Conventionally, compressors are provided in, for example, air conditioners and have been used for compressing refrigerant in refrigerant circuits. In the compressors of this kind, there are known a rotary compressor of which hermetic casing accommodates a compression mechanism and an electric motor for driving the compression mechanism.
In the compression mechanism, a piston slews in a cylinder chamber by driving the electric motor. In association with the slewing motion, refrigerant at low pressure is sucked into a suction chamber through a suction port while refrigerant in a compression chamber becomes high pressure and is discharged into the inside of the casing through a discharge port.
Generally, a reed valve and a valve retainer for the reed valve are provided at the discharge port. When the compression chamber becomes a predetermined pressure or higher, the reed valve is warned at its valve body on the tip end side thereof to open the discharge port. When the refrigerant has been discharged from the compression chamber into the inside of the casing, the reed valve closes the discharge port by spring force of its own. The valve retainer fixes at the base end thereof the reed valve and restricts at the tip end thereof the valve body of the reed valve to a warp amount (a lift amount).

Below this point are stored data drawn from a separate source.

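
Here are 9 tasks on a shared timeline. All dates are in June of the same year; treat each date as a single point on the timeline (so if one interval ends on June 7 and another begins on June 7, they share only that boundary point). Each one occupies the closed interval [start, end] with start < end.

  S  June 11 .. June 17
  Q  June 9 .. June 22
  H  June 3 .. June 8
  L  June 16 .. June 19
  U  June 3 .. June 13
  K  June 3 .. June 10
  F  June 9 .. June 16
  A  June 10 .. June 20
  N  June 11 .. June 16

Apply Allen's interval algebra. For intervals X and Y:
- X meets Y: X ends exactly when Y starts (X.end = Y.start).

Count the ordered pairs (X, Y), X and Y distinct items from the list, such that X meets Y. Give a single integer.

3

Checking all 72 ordered pairs for relation 'meets'; matching pairs in alphabetical order:
(F, L): F meets L ✓
(K, A): K meets A ✓
(N, L): N meets L ✓
Count: 3.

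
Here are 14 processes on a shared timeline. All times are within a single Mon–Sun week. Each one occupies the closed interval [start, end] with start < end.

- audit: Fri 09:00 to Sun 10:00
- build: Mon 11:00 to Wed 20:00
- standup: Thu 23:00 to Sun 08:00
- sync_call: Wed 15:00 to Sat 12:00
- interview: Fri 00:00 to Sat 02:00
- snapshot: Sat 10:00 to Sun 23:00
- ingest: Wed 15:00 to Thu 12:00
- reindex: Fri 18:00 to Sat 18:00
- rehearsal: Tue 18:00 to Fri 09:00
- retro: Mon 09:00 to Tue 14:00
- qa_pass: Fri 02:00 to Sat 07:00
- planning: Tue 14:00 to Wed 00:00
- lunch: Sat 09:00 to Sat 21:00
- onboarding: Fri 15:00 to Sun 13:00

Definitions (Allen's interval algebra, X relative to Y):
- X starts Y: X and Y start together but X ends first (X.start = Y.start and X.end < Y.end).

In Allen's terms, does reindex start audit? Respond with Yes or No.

No

reindex = [Fri 18:00, Sat 18:00], audit = [Fri 09:00, Sun 10:00].
Actual relation of reindex to audit: during.
Asked whether 'starts' holds → No.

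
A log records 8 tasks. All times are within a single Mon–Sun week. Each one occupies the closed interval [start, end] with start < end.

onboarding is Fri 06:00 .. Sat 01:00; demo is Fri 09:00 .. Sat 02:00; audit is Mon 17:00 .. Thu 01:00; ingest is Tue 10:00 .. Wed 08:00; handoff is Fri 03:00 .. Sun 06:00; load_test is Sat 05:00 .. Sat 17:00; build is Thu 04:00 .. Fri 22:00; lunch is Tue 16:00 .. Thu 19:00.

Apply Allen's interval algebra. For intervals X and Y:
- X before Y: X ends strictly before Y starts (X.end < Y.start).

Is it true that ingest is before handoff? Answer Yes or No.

Yes

ingest = [Tue 10:00, Wed 08:00], handoff = [Fri 03:00, Sun 06:00].
Actual relation of ingest to handoff: before.
Asked whether 'before' holds → Yes.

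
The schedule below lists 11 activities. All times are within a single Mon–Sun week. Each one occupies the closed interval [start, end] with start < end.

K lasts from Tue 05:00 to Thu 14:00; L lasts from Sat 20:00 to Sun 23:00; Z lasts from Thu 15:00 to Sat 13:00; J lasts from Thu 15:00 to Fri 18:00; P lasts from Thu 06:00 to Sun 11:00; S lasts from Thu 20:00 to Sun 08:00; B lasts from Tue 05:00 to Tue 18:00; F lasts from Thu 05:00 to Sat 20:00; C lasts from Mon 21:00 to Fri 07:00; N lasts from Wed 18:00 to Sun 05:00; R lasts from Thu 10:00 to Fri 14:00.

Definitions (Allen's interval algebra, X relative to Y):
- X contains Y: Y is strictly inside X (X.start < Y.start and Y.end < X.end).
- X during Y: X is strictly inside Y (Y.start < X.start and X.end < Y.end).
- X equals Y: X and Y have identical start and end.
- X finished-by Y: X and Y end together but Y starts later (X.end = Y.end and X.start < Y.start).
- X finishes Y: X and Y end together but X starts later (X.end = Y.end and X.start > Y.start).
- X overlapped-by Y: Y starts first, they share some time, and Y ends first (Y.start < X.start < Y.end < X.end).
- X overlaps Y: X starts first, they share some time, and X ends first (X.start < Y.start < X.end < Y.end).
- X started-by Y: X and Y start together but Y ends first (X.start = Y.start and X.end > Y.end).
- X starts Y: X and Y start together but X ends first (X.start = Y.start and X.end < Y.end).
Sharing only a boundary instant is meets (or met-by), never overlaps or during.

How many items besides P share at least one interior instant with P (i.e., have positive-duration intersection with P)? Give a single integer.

Target P = [Thu 06:00, Sun 11:00].
B [Tue 05:00, Tue 18:00] → before → no.
C [Mon 21:00, Fri 07:00] → overlaps → counts.
F [Thu 05:00, Sat 20:00] → overlaps → counts.
J [Thu 15:00, Fri 18:00] → during → counts.
K [Tue 05:00, Thu 14:00] → overlaps → counts.
L [Sat 20:00, Sun 23:00] → overlapped-by → counts.
N [Wed 18:00, Sun 05:00] → overlaps → counts.
R [Thu 10:00, Fri 14:00] → during → counts.
S [Thu 20:00, Sun 08:00] → during → counts.
Z [Thu 15:00, Sat 13:00] → during → counts.
Total: 9.

9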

In the above compressor, the reed valve is warped largely especially in a high speed operation, namely, the lift amount of the reed valve becomes large, causing generally-called closing delay where the discharge port is not immediately closed when the compression chamber is exchanged from high pressure to low pressure. This causes the refrigerant at high pressure to flow back into the compression chamber from the inside of the casing, thereby lowering volumetric efficiency.

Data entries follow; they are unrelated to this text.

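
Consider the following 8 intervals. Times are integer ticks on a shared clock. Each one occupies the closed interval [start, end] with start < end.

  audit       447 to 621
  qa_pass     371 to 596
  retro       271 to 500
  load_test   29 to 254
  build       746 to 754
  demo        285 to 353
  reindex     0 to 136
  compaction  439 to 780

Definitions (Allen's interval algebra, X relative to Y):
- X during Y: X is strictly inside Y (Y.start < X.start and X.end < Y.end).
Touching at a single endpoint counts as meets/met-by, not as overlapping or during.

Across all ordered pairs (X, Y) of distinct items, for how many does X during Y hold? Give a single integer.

3

Checking all 56 ordered pairs for relation 'during'; matching pairs in alphabetical order:
(audit, compaction): audit during compaction ✓
(build, compaction): build during compaction ✓
(demo, retro): demo during retro ✓
Count: 3.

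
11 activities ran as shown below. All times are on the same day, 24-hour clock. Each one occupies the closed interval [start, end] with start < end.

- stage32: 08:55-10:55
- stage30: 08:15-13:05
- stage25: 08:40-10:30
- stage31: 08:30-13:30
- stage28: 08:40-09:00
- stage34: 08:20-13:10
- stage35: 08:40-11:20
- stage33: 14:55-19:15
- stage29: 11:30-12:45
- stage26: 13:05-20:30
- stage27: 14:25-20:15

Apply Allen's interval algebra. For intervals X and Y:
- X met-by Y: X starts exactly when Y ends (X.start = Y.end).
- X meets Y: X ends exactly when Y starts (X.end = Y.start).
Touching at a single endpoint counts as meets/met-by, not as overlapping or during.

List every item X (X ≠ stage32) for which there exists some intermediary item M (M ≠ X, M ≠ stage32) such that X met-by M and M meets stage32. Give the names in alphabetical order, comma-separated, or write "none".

Target stage32 = [08:55, 10:55].
Intermediaries M with M meets stage32: none.
Union: none.

none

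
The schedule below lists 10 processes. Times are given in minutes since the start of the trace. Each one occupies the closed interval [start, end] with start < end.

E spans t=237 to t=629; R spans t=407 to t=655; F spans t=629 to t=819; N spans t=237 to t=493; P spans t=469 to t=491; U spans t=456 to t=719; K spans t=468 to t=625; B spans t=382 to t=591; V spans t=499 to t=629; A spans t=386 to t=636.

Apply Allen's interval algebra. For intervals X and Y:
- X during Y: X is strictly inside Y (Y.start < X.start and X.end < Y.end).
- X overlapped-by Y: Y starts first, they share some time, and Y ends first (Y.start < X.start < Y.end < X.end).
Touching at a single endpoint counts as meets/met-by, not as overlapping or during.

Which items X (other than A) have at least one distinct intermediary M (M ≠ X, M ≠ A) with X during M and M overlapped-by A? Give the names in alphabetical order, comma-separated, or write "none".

Target A = [t=386, t=636].
Intermediaries M with M overlapped-by A: F, R, U.
Via F — items with X during F: none.
Via R — items with X during R: K, P, V.
Via U — items with X during U: K, P, V.
Union: K, P, V.

K, P, V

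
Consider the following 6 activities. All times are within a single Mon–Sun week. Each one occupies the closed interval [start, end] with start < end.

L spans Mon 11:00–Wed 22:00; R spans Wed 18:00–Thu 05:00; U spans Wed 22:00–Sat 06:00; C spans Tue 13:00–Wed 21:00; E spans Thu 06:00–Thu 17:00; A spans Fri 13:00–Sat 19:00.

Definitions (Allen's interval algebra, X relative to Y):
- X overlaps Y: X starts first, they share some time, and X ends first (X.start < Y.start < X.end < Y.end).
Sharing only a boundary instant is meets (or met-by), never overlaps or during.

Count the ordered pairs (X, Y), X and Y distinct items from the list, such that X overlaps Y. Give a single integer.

Checking all 30 ordered pairs for relation 'overlaps'; matching pairs in alphabetical order:
(C, R): C overlaps R ✓
(L, R): L overlaps R ✓
(R, U): R overlaps U ✓
(U, A): U overlaps A ✓
Count: 4.

4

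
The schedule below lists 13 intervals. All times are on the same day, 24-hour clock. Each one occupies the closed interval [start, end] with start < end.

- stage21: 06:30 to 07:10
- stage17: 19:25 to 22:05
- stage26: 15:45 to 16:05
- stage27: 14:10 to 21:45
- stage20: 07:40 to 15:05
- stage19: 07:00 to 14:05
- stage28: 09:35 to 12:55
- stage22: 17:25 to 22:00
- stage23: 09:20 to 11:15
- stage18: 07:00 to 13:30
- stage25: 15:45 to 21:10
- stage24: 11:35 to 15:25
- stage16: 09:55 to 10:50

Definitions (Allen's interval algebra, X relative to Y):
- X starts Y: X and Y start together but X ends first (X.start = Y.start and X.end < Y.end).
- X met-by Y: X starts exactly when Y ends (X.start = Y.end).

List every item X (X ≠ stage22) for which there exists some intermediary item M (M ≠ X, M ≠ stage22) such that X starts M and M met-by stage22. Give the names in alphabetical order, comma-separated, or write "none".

none

Target stage22 = [17:25, 22:00].
Intermediaries M with M met-by stage22: none.
Union: none.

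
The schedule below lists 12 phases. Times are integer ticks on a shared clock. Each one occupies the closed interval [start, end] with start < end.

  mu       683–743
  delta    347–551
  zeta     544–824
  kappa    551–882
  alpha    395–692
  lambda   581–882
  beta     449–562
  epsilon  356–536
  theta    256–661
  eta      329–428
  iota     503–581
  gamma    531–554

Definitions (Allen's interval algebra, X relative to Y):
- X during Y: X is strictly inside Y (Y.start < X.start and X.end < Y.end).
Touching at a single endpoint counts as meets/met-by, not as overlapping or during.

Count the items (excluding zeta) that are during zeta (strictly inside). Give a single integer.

1

Target zeta = [544, 824].
alpha [395, 692] → overlaps → no.
beta [449, 562] → overlaps → no.
delta [347, 551] → overlaps → no.
epsilon [356, 536] → before → no.
eta [329, 428] → before → no.
gamma [531, 554] → overlaps → no.
iota [503, 581] → overlaps → no.
kappa [551, 882] → overlapped-by → no.
lambda [581, 882] → overlapped-by → no.
mu [683, 743] → during → counts.
theta [256, 661] → overlaps → no.
Total: 1.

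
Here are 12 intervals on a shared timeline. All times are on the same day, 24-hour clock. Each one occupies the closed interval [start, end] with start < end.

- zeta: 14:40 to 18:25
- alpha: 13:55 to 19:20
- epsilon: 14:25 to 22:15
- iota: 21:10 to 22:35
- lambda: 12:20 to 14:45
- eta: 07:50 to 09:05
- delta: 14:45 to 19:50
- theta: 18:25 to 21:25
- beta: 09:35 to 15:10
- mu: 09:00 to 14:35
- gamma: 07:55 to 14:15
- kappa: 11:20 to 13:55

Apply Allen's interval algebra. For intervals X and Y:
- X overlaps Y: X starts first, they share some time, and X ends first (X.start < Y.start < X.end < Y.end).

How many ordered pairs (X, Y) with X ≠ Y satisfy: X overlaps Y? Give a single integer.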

For tackling the above problem, Japanese Utility Model Registration Application Laid Open Publication No. 61-138881A, for example, proposes a valve retainer having a tip end part made of a bimetal. Specifically, the face portion at the tip end of the valve retainer on the opposite side to the reed valve side is made of a bimetal. In this compressor, the discharge temperature of the refrigerant rises as the operation speed is increased. The bimetal is warped in a direction separating from the discharge port in association with increase in discharge temperature. This changes the reed valve supporting state of the valve retainer to increase the spring constant (spring force) of the reed valve, allowing the reed valve to start closing earlier. As a result, the closing delay of the reed valve in a high speed operation is suppressed.
—Problems to be Solved—
However, in the above compressor, the valve retainer is warped depending only on change in discharge temperature, resulting in less reliability. Further, the lift amount of the reed valve is difficult to adjust in response to the discharge rate, inviting discharge pressure loss. In view of the foregoing, it has been desired to change the opening/closing state of the reed valve appropriate to the volume.
The present invention has been made in view of the foregoing and has its object of improving operation efficiency by controlling the opening/closing state of the reed valve appropriately to the volume.